The COVID-19 Coronavirus and Key Restaurant Lease Terms

No industry has been more broadly and significantly affected by the current COVID-19 health crisis than the nation’s restaurants.  The most common, and in many cases, most pressing question we have been getting from our restaurant clients is “What does my lease say about this?”  The answer has been pretty much universal:  “Nothing.”  This is an unprecedented situation, and one that even the most complex restaurant leases failed to contemplate.
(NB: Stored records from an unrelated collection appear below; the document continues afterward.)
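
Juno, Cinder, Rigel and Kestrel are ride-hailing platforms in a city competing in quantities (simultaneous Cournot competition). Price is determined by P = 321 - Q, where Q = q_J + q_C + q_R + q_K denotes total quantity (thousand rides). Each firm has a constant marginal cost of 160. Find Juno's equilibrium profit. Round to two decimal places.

A representative firm's profit is π_i = q_i(321 - Q) - 160q_i.
First-order condition (treating rivals' output as given): 161 - 2q_i - Σ_{j≠i} q_j = 0.
By symmetry each firm produces the same amount; substituting Σ_{j≠i} q_j = 3q_i yields q_i = 161/5.
Price P = 321 - 644/5 = 961/5.
Juno's profit: (961/5 - 160)·(161/5) = 1036.8400.

1036.84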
That does not mean, however, that my client’s restaurant leases (and likely yours) do not have terms and provisions that are implicated by the crisis, and the mandatory shutdowns that have accompanied it.  Here are a few:

  • Force Majeure.  A force majeure clause in Lease excuses performance of lease obligations in the event of major unforeseen or catastrophic events out of the control of the parties to the lease.  Examples are wars, natural disasters, governmental actions, and the like.  These clauses have been the most asked-about by my clients as a forced governmental closure due to worldwide pandemic would certainly seem to qualify as a force majeure event.  And, they are right – it does.  The problem is that in nearly all instances, force majeure clauses specifically exclude obligations to pay rent, which continue even in the event of such an event.  So, thus far, we have not found force majeure clauses to excuse any restaurant tenant’s failure to pay rent.  They may forgive other things that would otherwise be a breach or default, however, as explained further below.
  • Required Opening Dates and Continuous Operations.  Most restaurant leases require tenants to open by a date certain, and then maintain continuous operations after the required opening date. Many also include minimum hours of operation.  Clearly, in the event of a governmental shutdown of restaurant operations, it would be impossible, or even illegal, for a tenant to comply with these terms.  In such a case as this, a force majeure clause can prevent a tenant from being held in default for failing to open on time, or to remain open thereafter.  Again, the tenant would still be required to pay rent, but they would not be held in default for their other failures to perform under the lease.
  • Monetary and Non-Monetary Defaults.  As explained above, a restaurant lease’s terms will probably not save a restaurant owner from a monetary default for failure to pay rent, but it will likely prevent any default for a performance (i.e. non-monetary) failure.  That does not mean, however, that tenants should ignore Landlord default notices – even for non-monetary defaults.  And, even if courts are closed and eviction actions cannot be brought (or executed on), tenants should pay attention to the consequences of monetary defaults.  Even if a tenant cannot be evicted, many leases contain other important consequences for defaults, including forfeiture of option rights and loss of guaranty limitations.  The far better option is to work with your Landlord before any default occurs, preferably to obtain a rent abatement or other arrangement where the Landlord agrees to forego some or all rent payments for some period of time (and not declare a default) in exchange for some other concession or arrangement.

This post is, of course, not exhaustive of all provisions in your Lease that might be implicated by the current restaurant closure crisis, and it certainly should not be considered legal advice for you.  But it should give restaurant owners a starting point of what they should be thinking about as we work our way through these unprecedented times.